The first treatment phase (cycles 1–8), consisted of panobinostat (3 times per week), bortezomib (twice per week), and dexamethasone (the day of and after bortezomib), administered on a 2-weeks-on/1-week-off schedule. Seventeen patients went on to the second treatment phase, which consisted of 6-week cycles (two 2-weeks-on/1-week-off repeating cycles), with bortezomib and dexamethasone reduced to one dose during the scheduled weeks.
At the time of data cutoff, seven patients remained on treatment. Among the 48 patients who did not go on to the second phase, the main reasons were disease progression and adverse events. There was one death.
The most common adverse events were diarrhea (70.9%), fatigue (69.1%), thrombocytopenia (65.5%), nausea (60.0%), and anemia (47.3%). The most common grade 3/4 adverse events were thrombocytopenia (63.6%), diarrhea and fatigue (20% for each), and anemia, neutropenia, and pneumonia (14.5% for each). “Overall, the combination of panobinostat with bortezomib and dexamethasone was tolerable, with manageable toxicities,” the researchers reported.

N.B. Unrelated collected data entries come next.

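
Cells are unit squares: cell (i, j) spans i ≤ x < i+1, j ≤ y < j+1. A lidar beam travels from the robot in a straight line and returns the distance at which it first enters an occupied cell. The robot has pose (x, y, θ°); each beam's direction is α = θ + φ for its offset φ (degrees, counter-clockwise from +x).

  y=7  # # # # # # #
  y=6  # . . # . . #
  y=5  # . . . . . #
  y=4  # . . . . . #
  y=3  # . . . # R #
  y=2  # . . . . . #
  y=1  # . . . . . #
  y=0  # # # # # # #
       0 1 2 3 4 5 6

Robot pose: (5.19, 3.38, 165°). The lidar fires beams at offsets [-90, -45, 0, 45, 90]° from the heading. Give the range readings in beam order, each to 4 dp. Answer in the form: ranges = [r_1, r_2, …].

ranges = [3.1296, 0.3800, 0.1967, 0.2194, 2.4640]

beam 1: φ=-90°, α=75°
  d=(0.2588,0.9659)  start (5,3)  tX=3.1296 tY=0.6419  stride 1/|dx|=3.8637 1/|dy|=1.0353
    cross y-line → (5,4), t=0.6419
    cross y-line → (5,5), t=1.6771
    cross y-line → (5,6), t=2.7124
    cross x-line → (6,6), t=3.1296 (wall)
  → r_1 = 3.1296
beam 2: φ=-45°, α=120°
  d=(-0.5000,0.8660)  start (5,3)  tX=0.3800 tY=0.7159  stride 1/|dx|=2.0000 1/|dy|=1.1547
    cross x-line → (4,3), t=0.3800 (wall)
  → r_2 = 0.3800
beam 3: φ=0°, α=165°
  d=(-0.9659,0.2588)  start (5,3)  tX=0.1967 tY=2.3955  stride 1/|dx|=1.0353 1/|dy|=3.8637
    cross x-line → (4,3), t=0.1967 (wall)
  → r_3 = 0.1967
beam 4: φ=45°, α=210°
  d=(-0.8660,-0.5000)  start (5,3)  tX=0.2194 tY=0.7600  stride 1/|dx|=1.1547 1/|dy|=2.0000
    cross x-line → (4,3), t=0.2194 (wall)
  → r_4 = 0.2194
beam 5: φ=90°, α=255°
  d=(-0.2588,-0.9659)  start (5,3)  tX=0.7341 tY=0.3934  stride 1/|dx|=3.8637 1/|dy|=1.0353
    cross y-line → (5,2), t=0.3934
    cross x-line → (4,2), t=0.7341
    cross y-line → (4,1), t=1.4287
    cross y-line → (4,0), t=2.4640 (wall)
  → r_5 = 2.4640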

As the investigators noted, while front-line treatment of multiple myeloma often produces high response rates, nearly all patients eventually relapse and their prognosis worsens when they become refractory to treatment, including bortezomib, lenalidomide (Revlimid), and thalidomide (Thalomid). “Thus, novel agents that can recapture responses in bortezomib-refractory [multiple myeloma] patients are needed,” the researchers stated.
The combination of panobinostat, bortezomib, and dexamethasone is also being studied in a large phase III trial (PANORAMA 1). ■
Richardson PG, et al: Blood. August 15, 2013 (early release online).